Cost Savings Post Covid-19
Over the last few months, most organizations have been focused on supporting it’s employees, the clients they serve and responding to changes forced by COVID-19. As states begin to move out of the red phase and businesses look to get back on track, they need to consider how COVID-19 has impacted the health insurance marketplace and how these changes will affect their employee benefit plans going forward. We have summarized our findings and recommendations below and in this recorded webinar so you’ll know what your organization needs to consider in 2020 and beyond.
Fully-Insured Cost Implications:
Decreased Utilization – There’s been a reduction in claims due to deferred or eliminated services, like elective surgeries and primary care visits. Employees are hesitant to seek treatment and many providers are pausing services altogether.
Insurance Market Response – Insurance carriers will need to spread their losses out over their entire book of business. Certain areas have been more impacted than others (eg. NYC, New Orleans). National carriers can spread these losses over their national book of business, but regional carriers don’t have this luxury. These carriers could potentially price higher than others in 2021 to offset their losses.
Carrier Responses – An increase in unemployment this year means carriers have fewer members on the plan, resulting in less premium. Most fully insured carriers have waived all costs associated with the testing and treatment of COVID-19, with almost 100% of the costs claim being assumed by the plan (no cost–sharing with the member). Since carriers will not be receiving as much premium as they initially planned, they will potentially begin 2021 at a loss.
Unknown Circumstances
- Rating Adjustments – Certain factors can impact costs, such as smoker status, industry of employment and geographic footprint.
- Job Market Recovery – No one knows for sure what the economic impact and the rate of employees returning to work is, making predicting cost nearly impossible.
- Potential Vaccine – As most carriers have covered COVID-19 costs, what will happen when a vaccine is released? Can they afford to cover both treatments and vaccinations?
Self-Funded Cost Implications:
Decreased Utilization – As previously mentioned, there has been a dramatic reduction in claims.
More Access to Data – Self-funded groups have more transparency in their data, are better able to identify exposed patients and predict future costs. This means they can more easily institute programs, like chronic condition management, to directly benefit their population.

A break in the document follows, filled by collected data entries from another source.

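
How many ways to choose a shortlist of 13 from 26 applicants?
C(26,13) = 26!/(13!×13!) = 10400600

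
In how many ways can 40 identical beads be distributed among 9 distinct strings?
C(40+9-1, 9-1) = C(48, 8) = 377348994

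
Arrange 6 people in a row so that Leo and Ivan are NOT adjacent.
Total - adjacent = 6! - (6-1)!×2 = 720 - 240 = 480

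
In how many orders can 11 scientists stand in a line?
11! = 39916800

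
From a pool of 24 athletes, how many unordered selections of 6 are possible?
C(24,6) = 24!/(6!×18!) = 134596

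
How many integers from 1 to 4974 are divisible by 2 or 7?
⌊4974/2⌋ + ⌊4974/7⌋ - ⌊4974/14⌋ = 2487 + 710 - 355 = 2842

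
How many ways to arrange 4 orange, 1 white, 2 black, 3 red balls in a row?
10! / (4! × 1! × 2! × 3!) = 12600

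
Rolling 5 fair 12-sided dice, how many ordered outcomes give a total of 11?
Coefficient of x^11 in (x + x² + ... + x^12)^5. By inclusion-exclusion on dice exceeding 12: Σ_j (-1)^j C(5,j)·C(11-1-12j, 4) = C(5,0)·C(10,4) = 1·210 = 210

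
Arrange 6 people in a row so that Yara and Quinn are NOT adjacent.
Total - adjacent = 6! - (6-1)!×2 = 720 - 240 = 480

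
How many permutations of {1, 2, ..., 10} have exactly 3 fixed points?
Choose the 3 fixed points C(10,3) = 120, derange the rest: !7 = Σ_{j=0}^{7} (-1)^j·7!/j! = 5040 - 5040 + 2520 - 840 + 210 - 42 + 7 - 1 = 1854. Product = 120 × 1854 = 222480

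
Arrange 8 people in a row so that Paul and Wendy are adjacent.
Treat as block: (8-1)! × 2! = 5040 × 2 = 10080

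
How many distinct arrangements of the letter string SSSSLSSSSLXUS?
13! / (1! × 2! × 9! × 1!) = 8580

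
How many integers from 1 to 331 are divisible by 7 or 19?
⌊331/7⌋ + ⌊331/19⌋ - ⌊331/133⌋ = 47 + 17 - 2 = 62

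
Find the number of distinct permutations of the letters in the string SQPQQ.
5! / (1! × 1! × 3!) = 20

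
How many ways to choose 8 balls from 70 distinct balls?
C(70,8) = 70!/(8!×62!) = 9440350920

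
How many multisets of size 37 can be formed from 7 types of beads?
C(37+7-1, 7-1) = C(43, 6) = 6096454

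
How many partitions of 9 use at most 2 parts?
By conjugation, equals partitions of 9 into parts ≤ 2. Let r_j(i) = number of partitions of i into parts ≤ j, for i = 0..9. r_1(i) = 1 for all i; r_j(i) = r_{j-1}(i) + r_j(i-j). Rows j = 2..2: ≤2: 1 1 2 2 3 3 4 4 5 5. r_2(9) = 5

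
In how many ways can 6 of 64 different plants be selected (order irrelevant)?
C(64,6) = 64!/(6!×58!) = 74974368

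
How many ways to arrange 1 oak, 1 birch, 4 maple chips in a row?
6! / (1! × 1! × 4!) = 30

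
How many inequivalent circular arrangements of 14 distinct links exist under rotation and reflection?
(14-1)!/2 = 6227020800/2 = 3113510400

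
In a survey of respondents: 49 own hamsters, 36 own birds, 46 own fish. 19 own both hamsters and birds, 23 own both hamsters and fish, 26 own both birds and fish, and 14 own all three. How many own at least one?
|A∪B∪C| = 49+36+46-19-23-26+14 = 77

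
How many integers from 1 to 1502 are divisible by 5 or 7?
⌊1502/5⌋ + ⌊1502/7⌋ - ⌊1502/35⌋ = 300 + 214 - 42 = 472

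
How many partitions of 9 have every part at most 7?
Let r_j(i) = number of partitions of i into parts ≤ j, for i = 0..9. r_1(i) = 1 for all i; r_j(i) = r_{j-1}(i) + r_j(i-j). Rows j = 2..7: ≤2: 1 1 2 2 3 3 4 4 5 5; ≤3: 1 1 2 3 4 5 7 8 10 12; ≤4: 1 1 2 3 5 6 9 11 15 18; ≤5: 1 1 2 3 5 7 10 13 18 23; ≤6: 1 1 2 3 5 7 11 14 20 26; ≤7: 1 1 2 3 5 7 11 15 21 28. r_7(9) = 28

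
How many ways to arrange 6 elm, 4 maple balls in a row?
10! / (6! × 4!) = 210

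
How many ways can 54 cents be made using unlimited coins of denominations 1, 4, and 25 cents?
Coefficient of x^54 in 1/(1-x^1) · 1/(1-x^4) · 1/(1-x^25). Case on j = number of 25-cent coins (j = 0..2); remainder r = 54 - 25j is made from {1,4} in ⌊r/4⌋+1 ways. r = 54, 29, 4 → 14 + 8 + 2 = 24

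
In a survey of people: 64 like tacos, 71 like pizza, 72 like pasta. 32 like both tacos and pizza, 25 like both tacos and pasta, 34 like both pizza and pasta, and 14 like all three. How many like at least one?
|A∪B∪C| = 64+71+72-32-25-34+14 = 130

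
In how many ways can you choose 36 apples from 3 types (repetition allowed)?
C(36+3-1, 3-1) = C(38, 2) = 703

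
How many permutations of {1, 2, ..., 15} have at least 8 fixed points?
Exactly j fixed points: C(15,j)·!(15-j); sum over j ≥ 8 (derangement numbers via !m = (m-1)·(!(m-1) + !(m-2)): !0..!7 = 1, 0, 1, 2, 9, 44, 265, 1854). Σ_{j=8}^{15} C(15,j)·!(15-j) = C(15,8)·!7 + C(15,9)·!6 + C(15,10)·!5 + C(15,11)·!4 + C(15,12)·!3 + C(15,13)·!2 + C(15,14)·!1 + C(15,15)·!0 = 6435·1854 + 5005·265 + 3003·44 + 1365·9 + 455·2 + 105·1 + 15·0 + 1·1 = 13402248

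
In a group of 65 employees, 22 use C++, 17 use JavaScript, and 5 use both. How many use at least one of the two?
|A∪B| = |A| + |B| - |A∩B| = 22 + 17 - 5 = 34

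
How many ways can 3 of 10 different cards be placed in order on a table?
P(10,3) = 10!/(10-3)! = 720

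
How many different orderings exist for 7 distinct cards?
7! = 5040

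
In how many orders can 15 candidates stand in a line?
15! = 1307674368000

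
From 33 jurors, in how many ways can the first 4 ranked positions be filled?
P(33,4) = 33!/(33-4)! = 982080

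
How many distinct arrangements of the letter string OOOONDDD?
8! / (3! × 1! × 4!) = 280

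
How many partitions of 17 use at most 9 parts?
By conjugation, equals partitions of 17 into parts ≤ 9. Let r_j(i) = number of partitions of i into parts ≤ j, for i = 0..17. r_1(i) = 1 for all i; r_j(i) = r_{j-1}(i) + r_j(i-j). Rows j = 2..9: ≤2: 1 1 2 2 3 3 4 4 5 5 6 6 7 7 8 8 9 9; ≤3: 1 1 2 3 4 5 7 8 10 12 14 16 19 21 24 27 30 33; ≤4: 1 1 2 3 5 6 9 11 15 18 23 27 34 39 47 54 64 72; ≤5: 1 1 2 3 5 7 10 13 18 23 30 37 47 57 70 84 101 119; ≤6: 1 1 2 3 5 7 11 14 20 26 35 44 58 71 90 110 136 163; ≤7: 1 1 2 3 5 7 11 15 21 28 38 49 65 82 105 131 164 201; ≤8: 1 1 2 3 5 7 11 15 22 29 40 52 70 89 116 146 186 230; ≤9: 1 1 2 3 5 7 11 15 22 30 41 54 73 94 123 157 201 252. r_9(17) = 252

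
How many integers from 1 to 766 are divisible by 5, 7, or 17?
⌊766/5⌋+⌊766/7⌋+⌊766/17⌋ - ⌊766/35⌋-⌊766/85⌋-⌊766/119⌋ + ⌊766/595⌋ = 153+109+45 - 21-9-6 + 1 = 272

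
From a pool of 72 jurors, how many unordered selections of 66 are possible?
C(72,66) = 72!/(66!×6!) = 156238908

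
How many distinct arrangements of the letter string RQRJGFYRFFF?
11! / (1! × 1! × 1! × 1! × 3! × 4!) = 277200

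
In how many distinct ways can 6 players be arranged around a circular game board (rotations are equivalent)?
Circular: fix one position, arrange the rest. (6-1)! = 120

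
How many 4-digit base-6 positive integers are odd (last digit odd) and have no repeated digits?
Last∈{1,3,5}. Last=0: 0. Last nonzero: 3×4×P(4,2) = 144. Total = 144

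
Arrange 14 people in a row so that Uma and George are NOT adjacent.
Total - adjacent = 14! - (14-1)!×2 = 87178291200 - 12454041600 = 74724249600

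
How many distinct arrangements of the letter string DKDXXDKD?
8! / (2! × 4! × 2!) = 420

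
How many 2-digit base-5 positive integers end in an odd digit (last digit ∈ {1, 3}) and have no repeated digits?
Last∈{1,3}. Last=0: 0. Last nonzero: 2×3×P(3,0) = 6. Total = 6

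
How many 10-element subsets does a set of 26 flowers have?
C(26,10) = 26!/(10!×16!) = 5311735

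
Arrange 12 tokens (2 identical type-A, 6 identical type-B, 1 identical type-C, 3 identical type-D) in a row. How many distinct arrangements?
12! / (2! × 6! × 1! × 3!) = 55440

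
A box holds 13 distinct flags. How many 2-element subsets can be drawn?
C(13,2) = 13!/(2!×11!) = 78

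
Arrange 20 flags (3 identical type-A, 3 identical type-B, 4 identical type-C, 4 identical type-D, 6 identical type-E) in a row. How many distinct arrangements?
20! / (3! × 3! × 4! × 4! × 6!) = 162954792000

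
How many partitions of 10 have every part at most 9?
Let r_j(i) = number of partitions of i into parts ≤ j, for i = 0..10. r_1(i) = 1 for all i; r_j(i) = r_{j-1}(i) + r_j(i-j). Rows j = 2..9: ≤2: 1 1 2 2 3 3 4 4 5 5 6; ≤3: 1 1 2 3 4 5 7 8 10 12 14; ≤4: 1 1 2 3 5 6 9 11 15 18 23; ≤5: 1 1 2 3 5 7 10 13 18 23 30; ≤6: 1 1 2 3 5 7 11 14 20 26 35; ≤7: 1 1 2 3 5 7 11 15 21 28 38; ≤8: 1 1 2 3 5 7 11 15 22 29 40; ≤9: 1 1 2 3 5 7 11 15 22 30 41. r_9(10) = 41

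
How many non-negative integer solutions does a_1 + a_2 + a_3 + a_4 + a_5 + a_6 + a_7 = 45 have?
C(45+7-1, 7-1) = C(51, 6) = 18009460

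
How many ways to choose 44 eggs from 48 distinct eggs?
C(48,44) = 48!/(44!×4!) = 194580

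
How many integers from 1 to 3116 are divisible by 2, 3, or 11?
⌊3116/2⌋+⌊3116/3⌋+⌊3116/11⌋ - ⌊3116/6⌋-⌊3116/22⌋-⌊3116/33⌋ + ⌊3116/66⌋ = 1558+1038+283 - 519-141-94 + 47 = 2172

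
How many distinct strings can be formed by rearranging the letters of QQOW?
4! / (1! × 1! × 2!) = 12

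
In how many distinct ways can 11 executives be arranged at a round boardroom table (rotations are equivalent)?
Circular: fix one position, arrange the rest. (11-1)! = 3628800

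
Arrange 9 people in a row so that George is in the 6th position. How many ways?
Fix one position: (9-1)! = 40320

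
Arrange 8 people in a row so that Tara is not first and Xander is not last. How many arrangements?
By inclusion-exclusion: 8! - 2×(8-1)! + (8-2)! = 40320 - 10080 + 720 = 30960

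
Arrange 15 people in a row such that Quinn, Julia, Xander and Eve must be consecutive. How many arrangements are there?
Treat the 4 as one block: (15-4+1)! × 4! = 479001600 × 24 = 11496038400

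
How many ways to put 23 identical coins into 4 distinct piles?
C(23+4-1, 4-1) = C(26, 3) = 2600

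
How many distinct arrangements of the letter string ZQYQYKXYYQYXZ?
13! / (3! × 1! × 5! × 2! × 2!) = 2162160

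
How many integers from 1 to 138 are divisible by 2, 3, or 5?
⌊138/2⌋+⌊138/3⌋+⌊138/5⌋ - ⌊138/6⌋-⌊138/10⌋-⌊138/15⌋ + ⌊138/30⌋ = 69+46+27 - 23-13-9 + 4 = 101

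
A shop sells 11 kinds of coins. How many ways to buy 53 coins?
C(53+11-1, 11-1) = C(63, 10) = 127805525001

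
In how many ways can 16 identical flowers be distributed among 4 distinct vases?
C(16+4-1, 4-1) = C(19, 3) = 969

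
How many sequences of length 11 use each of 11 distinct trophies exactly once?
11! = 39916800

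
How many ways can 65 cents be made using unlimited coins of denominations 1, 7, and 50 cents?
Coefficient of x^65 in 1/(1-x^1) · 1/(1-x^7) · 1/(1-x^50). Case on j = number of 50-cent coins (j = 0..1); remainder r = 65 - 50j is made from {1,7} in ⌊r/7⌋+1 ways. r = 65, 15 → 10 + 3 = 13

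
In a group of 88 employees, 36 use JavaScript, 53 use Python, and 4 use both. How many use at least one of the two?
|A∪B| = |A| + |B| - |A∩B| = 36 + 53 - 4 = 85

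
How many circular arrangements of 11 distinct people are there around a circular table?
Circular: fix one position, arrange the rest. (11-1)! = 3628800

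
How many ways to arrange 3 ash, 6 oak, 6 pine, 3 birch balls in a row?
18! / (3! × 6! × 6! × 3!) = 343062720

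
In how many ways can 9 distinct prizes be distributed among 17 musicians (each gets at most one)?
P(17,9) = 17!/(17-9)! = 8821612800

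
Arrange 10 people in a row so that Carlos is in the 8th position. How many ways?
Fix one position: (10-1)! = 362880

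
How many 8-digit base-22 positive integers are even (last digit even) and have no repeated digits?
Last∈{0,2,4,6,8,10,12,14,16,18,20}. Last=0: 586051200. Last nonzero: 10×20×P(20,6) = 5581440000. Total = 6167491200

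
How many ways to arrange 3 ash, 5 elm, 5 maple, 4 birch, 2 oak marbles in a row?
19! / (3! × 5! × 5! × 4! × 2!) = 29331862560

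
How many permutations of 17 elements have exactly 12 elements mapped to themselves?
Choose the 12 fixed points C(17,12) = 6188, derange the rest: !5 = Σ_{j=0}^{5} (-1)^j·5!/j! = 120 - 120 + 60 - 20 + 5 - 1 = 44. Product = 6188 × 44 = 272272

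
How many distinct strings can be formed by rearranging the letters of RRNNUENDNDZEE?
13! / (2! × 1! × 4! × 1! × 3! × 2!) = 10810800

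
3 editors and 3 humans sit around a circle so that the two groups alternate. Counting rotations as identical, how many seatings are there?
Fix one of the editors: (3-1)! ways for the remaining editors, × 3! ways for the humans = 2 × 6 = 12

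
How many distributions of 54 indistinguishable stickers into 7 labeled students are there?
C(54+7-1, 7-1) = C(60, 6) = 50063860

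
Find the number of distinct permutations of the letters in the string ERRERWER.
8! / (1! × 3! × 4!) = 280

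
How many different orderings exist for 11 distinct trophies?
11! = 39916800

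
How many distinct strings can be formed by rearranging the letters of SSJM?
4! / (1! × 1! × 2!) = 12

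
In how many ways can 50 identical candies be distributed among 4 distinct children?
C(50+4-1, 4-1) = C(53, 3) = 23426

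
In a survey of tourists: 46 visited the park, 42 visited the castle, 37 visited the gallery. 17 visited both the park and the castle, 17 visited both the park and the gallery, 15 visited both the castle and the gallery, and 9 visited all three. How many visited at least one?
|A∪B∪C| = 46+42+37-17-17-15+9 = 85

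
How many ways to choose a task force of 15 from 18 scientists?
C(18,15) = 18!/(15!×3!) = 816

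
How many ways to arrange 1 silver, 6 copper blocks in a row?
7! / (1! × 6!) = 7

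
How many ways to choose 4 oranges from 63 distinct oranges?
C(63,4) = 63!/(4!×59!) = 595665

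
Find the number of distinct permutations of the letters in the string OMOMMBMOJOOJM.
13! / (1! × 5! × 2! × 5!) = 216216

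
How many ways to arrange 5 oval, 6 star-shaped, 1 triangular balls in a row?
12! / (5! × 6! × 1!) = 5544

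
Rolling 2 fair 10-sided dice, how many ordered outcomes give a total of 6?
Coefficient of x^6 in (x + x² + ... + x^10)^2. By inclusion-exclusion on dice exceeding 10: Σ_j (-1)^j C(2,j)·C(6-1-10j, 1) = C(2,0)·C(5,1) = 1·5 = 5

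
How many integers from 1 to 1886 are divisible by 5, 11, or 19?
⌊1886/5⌋+⌊1886/11⌋+⌊1886/19⌋ - ⌊1886/55⌋-⌊1886/95⌋-⌊1886/209⌋ + ⌊1886/1045⌋ = 377+171+99 - 34-19-9 + 1 = 586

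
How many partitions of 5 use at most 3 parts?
By conjugation, equals partitions of 5 into parts ≤ 3. Let r_j(i) = number of partitions of i into parts ≤ j, for i = 0..5. r_1(i) = 1 for all i; r_j(i) = r_{j-1}(i) + r_j(i-j). Rows j = 2..3: ≤2: 1 1 2 2 3 3; ≤3: 1 1 2 3 4 5. r_3(5) = 5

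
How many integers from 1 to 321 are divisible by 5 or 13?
⌊321/5⌋ + ⌊321/13⌋ - ⌊321/65⌋ = 64 + 24 - 4 = 84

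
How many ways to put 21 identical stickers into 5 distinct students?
C(21+5-1, 5-1) = C(25, 4) = 12650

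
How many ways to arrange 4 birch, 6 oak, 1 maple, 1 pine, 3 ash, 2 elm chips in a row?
17! / (4! × 6! × 1! × 1! × 3! × 2!) = 1715313600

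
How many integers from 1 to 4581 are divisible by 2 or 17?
⌊4581/2⌋ + ⌊4581/17⌋ - ⌊4581/34⌋ = 2290 + 269 - 134 = 2425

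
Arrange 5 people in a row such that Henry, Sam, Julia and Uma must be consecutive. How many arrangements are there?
Treat the 4 as one block: (5-4+1)! × 4! = 2 × 24 = 48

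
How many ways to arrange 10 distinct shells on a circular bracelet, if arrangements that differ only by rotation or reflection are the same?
(10-1)!/2 = 362880/2 = 181440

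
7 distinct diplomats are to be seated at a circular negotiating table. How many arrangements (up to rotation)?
Circular: fix one position, arrange the rest. (7-1)! = 720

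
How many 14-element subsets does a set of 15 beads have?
C(15,14) = 15!/(14!×1!) = 15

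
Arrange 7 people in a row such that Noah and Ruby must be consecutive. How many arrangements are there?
Treat the 2 as one block: (7-2+1)! × 2! = 720 × 2 = 1440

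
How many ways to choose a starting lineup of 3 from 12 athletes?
C(12,3) = 12!/(3!×9!) = 220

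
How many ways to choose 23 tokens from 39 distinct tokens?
C(39,23) = 39!/(23!×16!) = 37711260990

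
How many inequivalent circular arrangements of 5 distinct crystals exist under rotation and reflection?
(5-1)!/2 = 24/2 = 12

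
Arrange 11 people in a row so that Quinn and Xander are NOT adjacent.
Total - adjacent = 11! - (11-1)!×2 = 39916800 - 7257600 = 32659200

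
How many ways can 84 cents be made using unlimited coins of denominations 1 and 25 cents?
Coefficient of x^84 in 1/(1-x^1) · 1/(1-x^25). Use j coins of 25 for j = 0..⌊84/25⌋ = 3, the rest in 1s: 3 + 1 = 4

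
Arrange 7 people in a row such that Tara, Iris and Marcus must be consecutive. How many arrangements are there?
Treat the 3 as one block: (7-3+1)! × 3! = 120 × 6 = 720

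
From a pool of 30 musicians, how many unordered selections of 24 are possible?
C(30,24) = 30!/(24!×6!) = 593775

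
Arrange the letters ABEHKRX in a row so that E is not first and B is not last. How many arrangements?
By inclusion-exclusion: 7! - 2×(7-1)! + (7-2)! = 5040 - 1440 + 120 = 3720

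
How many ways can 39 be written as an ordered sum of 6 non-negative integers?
C(39+6-1, 6-1) = C(44, 5) = 1086008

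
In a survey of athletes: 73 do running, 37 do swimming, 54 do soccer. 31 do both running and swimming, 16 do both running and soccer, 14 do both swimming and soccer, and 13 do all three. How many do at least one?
|A∪B∪C| = 73+37+54-31-16-14+13 = 116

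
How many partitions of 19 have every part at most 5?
Let r_j(i) = number of partitions of i into parts ≤ j, for i = 0..19. r_1(i) = 1 for all i; r_j(i) = r_{j-1}(i) + r_j(i-j). Rows j = 2..5: ≤2: 1 1 2 2 3 3 4 4 5 5 6 6 7 7 8 8 9 9 10 10; ≤3: 1 1 2 3 4 5 7 8 10 12 14 16 19 21 24 27 30 33 37 40; ≤4: 1 1 2 3 5 6 9 11 15 18 23 27 34 39 47 54 64 72 84 94; ≤5: 1 1 2 3 5 7 10 13 18 23 30 37 47 57 70 84 101 119 141 164. r_5(19) = 164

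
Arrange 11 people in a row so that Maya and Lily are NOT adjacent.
Total - adjacent = 11! - (11-1)!×2 = 39916800 - 7257600 = 32659200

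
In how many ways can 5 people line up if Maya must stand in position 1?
Fix one position: (5-1)! = 24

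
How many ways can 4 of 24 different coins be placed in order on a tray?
P(24,4) = 24!/(24-4)! = 255024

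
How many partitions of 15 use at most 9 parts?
By conjugation, equals partitions of 15 into parts ≤ 9. Let r_j(i) = number of partitions of i into parts ≤ j, for i = 0..15. r_1(i) = 1 for all i; r_j(i) = r_{j-1}(i) + r_j(i-j). Rows j = 2..9: ≤2: 1 1 2 2 3 3 4 4 5 5 6 6 7 7 8 8; ≤3: 1 1 2 3 4 5 7 8 10 12 14 16 19 21 24 27; ≤4: 1 1 2 3 5 6 9 11 15 18 23 27 34 39 47 54; ≤5: 1 1 2 3 5 7 10 13 18 23 30 37 47 57 70 84; ≤6: 1 1 2 3 5 7 11 14 20 26 35 44 58 71 90 110; ≤7: 1 1 2 3 5 7 11 15 21 28 38 49 65 82 105 131; ≤8: 1 1 2 3 5 7 11 15 22 29 40 52 70 89 116 146; ≤9: 1 1 2 3 5 7 11 15 22 30 41 54 73 94 123 157. r_9(15) = 157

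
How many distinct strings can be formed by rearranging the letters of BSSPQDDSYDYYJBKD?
16! / (1! × 3! × 1! × 2! × 1! × 1! × 4! × 3!) = 12108096000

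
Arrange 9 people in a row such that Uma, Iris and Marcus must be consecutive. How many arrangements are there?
Treat the 3 as one block: (9-3+1)! × 3! = 5040 × 6 = 30240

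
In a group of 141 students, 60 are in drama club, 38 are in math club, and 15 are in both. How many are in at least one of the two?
|A∪B| = |A| + |B| - |A∩B| = 60 + 38 - 15 = 83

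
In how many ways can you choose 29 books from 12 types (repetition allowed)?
C(29+12-1, 12-1) = C(40, 11) = 2311801440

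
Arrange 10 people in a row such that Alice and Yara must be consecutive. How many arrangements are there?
Treat the 2 as one block: (10-2+1)! × 2! = 362880 × 2 = 725760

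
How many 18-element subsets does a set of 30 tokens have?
C(30,18) = 30!/(18!×12!) = 86493225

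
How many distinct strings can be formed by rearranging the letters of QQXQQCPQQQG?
11! / (7! × 1! × 1! × 1! × 1!) = 7920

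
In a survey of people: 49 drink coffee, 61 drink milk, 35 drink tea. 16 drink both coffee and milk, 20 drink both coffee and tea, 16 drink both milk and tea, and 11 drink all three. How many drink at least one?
|A∪B∪C| = 49+61+35-16-20-16+11 = 104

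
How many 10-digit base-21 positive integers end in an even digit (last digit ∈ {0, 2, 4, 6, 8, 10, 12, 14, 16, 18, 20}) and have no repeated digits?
Last∈{0,2,4,6,8,10,12,14,16,18,20}. Last=0: 60949324800. Last nonzero: 10×19×P(19,8) = 579018585600. Total = 639967910400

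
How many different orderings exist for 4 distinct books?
4! = 24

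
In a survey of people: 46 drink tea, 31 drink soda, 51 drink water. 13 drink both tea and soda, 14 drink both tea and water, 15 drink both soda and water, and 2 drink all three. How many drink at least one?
|A∪B∪C| = 46+31+51-13-14-15+2 = 88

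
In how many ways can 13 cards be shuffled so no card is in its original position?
!13 = Σ_{j=0}^{13} (-1)^j·13!/j! = 6227020800 - 6227020800 + 3113510400 - 1037836800 + 259459200 - 51891840 + 8648640 - 1235520 + 154440 - 17160 + 1716 - 156 + 13 - 1 = 2290792932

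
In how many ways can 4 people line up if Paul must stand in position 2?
Fix one position: (4-1)! = 6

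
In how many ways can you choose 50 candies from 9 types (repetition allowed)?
C(50+9-1, 9-1) = C(58, 8) = 1916797311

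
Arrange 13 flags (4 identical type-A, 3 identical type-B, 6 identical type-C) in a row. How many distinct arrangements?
13! / (4! × 3! × 6!) = 60060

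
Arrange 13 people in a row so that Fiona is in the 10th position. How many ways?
Fix one position: (13-1)! = 479001600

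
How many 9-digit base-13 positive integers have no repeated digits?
First digit: 12 choices (nonzero). Then descending: 12 × 12 × 11 × 10 × 9 × 8 × 7 × 6 × 5 = 239500800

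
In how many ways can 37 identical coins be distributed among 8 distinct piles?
C(37+8-1, 8-1) = C(44, 7) = 38320568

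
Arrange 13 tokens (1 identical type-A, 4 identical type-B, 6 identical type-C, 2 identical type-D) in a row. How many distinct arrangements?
13! / (1! × 4! × 6! × 2!) = 180180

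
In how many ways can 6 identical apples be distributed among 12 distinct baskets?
C(6+12-1, 12-1) = C(17, 11) = 12376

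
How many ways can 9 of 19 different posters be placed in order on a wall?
P(19,9) = 19!/(19-9)! = 33522128640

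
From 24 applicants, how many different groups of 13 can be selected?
C(24,13) = 24!/(13!×11!) = 2496144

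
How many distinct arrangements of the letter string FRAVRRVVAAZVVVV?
15! / (3! × 7! × 1! × 1! × 3!) = 7207200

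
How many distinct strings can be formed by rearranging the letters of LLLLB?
5! / (4! × 1!) = 5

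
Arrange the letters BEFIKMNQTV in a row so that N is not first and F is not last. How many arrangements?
By inclusion-exclusion: 10! - 2×(10-1)! + (10-2)! = 3628800 - 725760 + 40320 = 2943360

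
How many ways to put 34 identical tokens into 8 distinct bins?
C(34+8-1, 8-1) = C(41, 7) = 22481940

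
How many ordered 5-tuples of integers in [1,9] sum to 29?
Coefficient of x^29 in (x + x² + ... + x^9)^5. By inclusion-exclusion on dice exceeding 9: Σ_j (-1)^j C(5,j)·C(29-1-9j, 4) = C(5,0)·C(28,4) - C(5,1)·C(19,4) + C(5,2)·C(10,4) = 1·20475 - 5·3876 + 10·210 = 3195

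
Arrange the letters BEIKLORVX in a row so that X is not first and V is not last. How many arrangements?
By inclusion-exclusion: 9! - 2×(9-1)! + (9-2)! = 362880 - 80640 + 5040 = 287280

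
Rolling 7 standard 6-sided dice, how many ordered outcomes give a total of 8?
Coefficient of x^8 in (x + x² + ... + x^6)^7. By inclusion-exclusion on dice exceeding 6: Σ_j (-1)^j C(7,j)·C(8-1-6j, 6) = C(7,0)·C(7,6) = 1·7 = 7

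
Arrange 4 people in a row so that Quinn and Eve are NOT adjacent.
Total - adjacent = 4! - (4-1)!×2 = 24 - 12 = 12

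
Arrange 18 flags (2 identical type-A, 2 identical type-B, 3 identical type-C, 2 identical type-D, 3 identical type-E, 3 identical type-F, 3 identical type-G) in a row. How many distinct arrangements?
18! / (2! × 2! × 3! × 2! × 3! × 3! × 3!) = 617512896000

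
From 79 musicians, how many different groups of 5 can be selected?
C(79,5) = 79!/(5!×74!) = 22537515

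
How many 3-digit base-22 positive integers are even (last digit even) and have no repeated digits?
Last∈{0,2,4,6,8,10,12,14,16,18,20}. Last=0: 420. Last nonzero: 10×20×P(20,1) = 4000. Total = 4420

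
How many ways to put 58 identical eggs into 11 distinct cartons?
C(58+11-1, 11-1) = C(68, 10) = 290752384208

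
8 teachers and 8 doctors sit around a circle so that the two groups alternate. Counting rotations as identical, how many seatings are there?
Fix one of the teachers: (8-1)! ways for the remaining teachers, × 8! ways for the doctors = 5040 × 40320 = 203212800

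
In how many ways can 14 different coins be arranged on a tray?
14! = 87178291200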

Flexibility – Self–funded plans allow for greater control over what can be covered and how to best direct care.
Unknown Circumstances
- National Infection Rate – according to a study done by actuarial specialists, Wakely, the cost of testing and treatment can be easily identified but the (unknown) infection rate is necessary to determine deferment costs. Below are the ranges they identified – if there is an increase in infections/a second wave, it will likely be towards the higher end:
- 5-20% of healthcare costs deferred
- 35-55% of those costs eliminated
- 20-50% of costs made up in the second half of 2020
- 15-25% of costs made up in 2021
- Stop Loss Market – Will the stop–loss market put individual lasers on groups that have a higher number of COVID-19 cases? Additionally, stop-loss carriers may increase the Aggregate corridor to be more appropriately funded for large swings in outcomes. An increase in their margins will result in more expensive premiums.
- Carrier and TPA Restrictions – Pharmacy carve-outs have been in the spotlight for being a good way for groups to save money. While most carriers already place a size limit on these, they may restrict these even further to keep the savings- resulting in higher costs for plan sponsors.
Other Considerations
Uncertainty – Generally, the more uncertainty that exists, the more risk there is. This means more margin (cushion) built into pricing methodologies to account for many potential outcomes.
Membership Changes – As spouses and children under 26 are laid off and are forced to join other health insurance plans, costs will likely increase to account for unexpected new members.
Mental Health Costs – The last three months, and the last two weeks especially, have put immense stress on the entire country. How are employees handling this? If they’re seeking treatment, what will costs look like if this continues?
Telemedicine Benefits – During this pandemic, telemedicine has seen a surge in popularity. It’s cost–effective and allows individuals to seek treatment from the comfort of home. This also prevents potential exposure by visiting an in-person healthcare facility, lowering risk overall.
Solutions
Deferred and Eliminated Care – Cost savings from deferred and eliminated and care in 2020 will likely be short-lived for plan sponsors. As the healthcare market rebounds in cost, employers need to prepare for increases in cost, demand and regulation. Employers need to be more proactive than ever directing employees to the appropriate centers for care. As regulations change how employers navigate options for benefit advisors with strong compliance and communication resources will be crucial.
Misleading Renewal Savings – Carriers in the fully-insured, mid to large group marketplace are limited on how much they can increase costs for the upcoming year. Look for large increases in the latter half of 2020 and the start of 2021. Talk with your benefits advisor about alternative funding solutions that may provide increased flexibility and enhanced data and reporting capabilities. Make sure these programs have the necessary built-in safeguards to protect you financially.